老先生神情嚴肅,崔漾想著此事雖有弊,也有利,思忖過后,便應允了,才有了今日這一幕。
只是想象得到的軒然大波。
果然外頭司禮的話語剛落,嘩然聲震,團在崔漾手邊睡覺的雪團受了驚,盤旋飛起,半響才又重新落回原地。
議論聲穿過素紗,傳進房間里。
“女子怎能參加文武試,光靠識幾個字?還有那些兇神惡煞的兵丁?”
“是要我們同一女子比么?怎么比。”
“這是什么天大的笑話,非君子,卻來與君子比君子六藝。”
“誰是她的喉舌,是不是那邊幾個世家子,聽說近來許多人打聽女帝的喜好,這些背德之人已成裙下臣,當個喉舌算什么。

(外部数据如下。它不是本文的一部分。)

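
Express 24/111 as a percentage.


Percentage = (part / whole) × 100
= (24 / 111) × 100
≈ 21.62%

21.62%


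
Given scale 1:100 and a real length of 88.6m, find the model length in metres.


Model size = real / scale
= 88.6 / 100
= 0.8860 m

0.8860 m


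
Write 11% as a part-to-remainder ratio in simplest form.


11% means 11 parts out of 100; remainder = 89
Part : remainder = 11:89
GCD = 1
= 11:89

11:89


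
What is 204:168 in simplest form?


GCD(204, 168) = 12
204/12 : 168/12
= 17:14

17:14


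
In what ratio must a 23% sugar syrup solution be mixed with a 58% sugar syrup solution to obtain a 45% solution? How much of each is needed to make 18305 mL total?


Let x parts of 23% mix with y parts of 58%.
23x + 58y = 45(x + y)
23x + 58y = 45x + 45y
x(23 - 45) = y(45 - 58)
x/y = (58 - 45)/(45 - 23) = 13/22
Simplify: 13:22
Total parts = 35; one part = 18305/35 = 523.00 mL
23% solution: 13×523.00 = 6799.00 mL
58% solution: 22×523.00 = 11506.00 mL
= ratio 13:22; 6799.00 mL and 11506.00 mL

ratio 13:22; 6799.00 mL and 11506.00 mL


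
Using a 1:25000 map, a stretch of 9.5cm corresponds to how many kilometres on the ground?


Real distance = map distance × scale
= 9.5cm × 25000
= 237500 cm = 2375.0 m
= 2.375 km

2.375 km


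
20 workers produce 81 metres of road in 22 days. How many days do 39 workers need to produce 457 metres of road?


Days ∝ work / workers, so d₂ = d₁ × (m₁/m₂) × (w₂/w₁)
Workers factor (inverse): 20/39 ≈ 0.5128
Work factor (direct): 457/81 ≈ 5.6420
d₂ = 22 × 20/39 × 457/81 = (22 × 20 × 457) / (39 × 81) = 201080/3159
≈ 63.65 days

63.65 days


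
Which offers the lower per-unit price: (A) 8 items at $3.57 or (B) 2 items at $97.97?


Deal A: $3.57/8 = $0.4463/unit
Deal B: $97.97/2 = $48.9850/unit
A is cheaper per unit
= Deal A

Deal A


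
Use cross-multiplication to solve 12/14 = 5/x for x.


Cross multiply: 12 × x = 14 × 5
12x = 70
x = 70 / 12
= 5.83

5.83


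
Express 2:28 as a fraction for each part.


Total parts = 2 + 28 = 30
First part: 2/30 = 1/15
Second part: 28/30 = 14/15
= 1/15 and 14/15

1/15 and 14/15


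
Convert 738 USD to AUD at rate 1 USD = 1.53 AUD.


Amount × rate = 738 × 1.53
= 1129.14 AUD

1129.14 AUD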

”
“這不是自取其辱么?”
“到底誰是陛下的喉舌,做這等事,男兒尊嚴何在。”
紛雜的言論像潮水一樣涌來,判官們亦是面面相覷,相互詢問喁語,公羊丘眉頭緊緊皺起,神情嚴峻,極其失望。
崔漾倒不怎么意外,似老先生這般治學嚴謹,學識滿腹又豁達包容的男子,實在是世間少有,更多的人,提起女子,不是誰家女兒,便是誰家夫人,誰家姊妹,如若誰也不是,沒有這個誰,議論便隨便很多,多與樣貌,或桃色傳聞掛鉤。
“是那邊聞人望柳居人罷,錦衣華服,神情向往。”
“既然非要自取其辱,我們也不必客氣。”
柳云溪幾人已約定選后宴各憑本事公平競爭,來參加文武試,亦抱著博出彩好得陛下親眼的意思,現在聽聞陛下也在場,一時緊張又遲疑,他們不知誰是陛下喉舌,萬一與陛下對上,不是反壞了陛下大事么?
陳伯寅環顧了文和苑一周,過萬人坐于坪場上,分不清楚誰是誰,只議論聲鼎沸。
陳伯寅略一思忖道,“應當是寒門,賀汀洲為人豁達沉穩,往年便常常為寒門學子奔波,自己賣書賣畫賺學資,資助寒門同窗,他定然會相助陛下。”
崔漾坐于內堂,讓宴歸懷記陳伯寅一筆,此子對朝務時事的敏銳不亞于朝中大員,稍加磨煉,便是可用之才。
宴歸懷陸子明見開試再即,陛下還有心情尋才,一陣無力,又去看楊明軒。
素來穩重謹慎的臣子幾乎在原地打轉,看著公羊先生欲言又止,兩人剩下半截心便也跟著涼透了。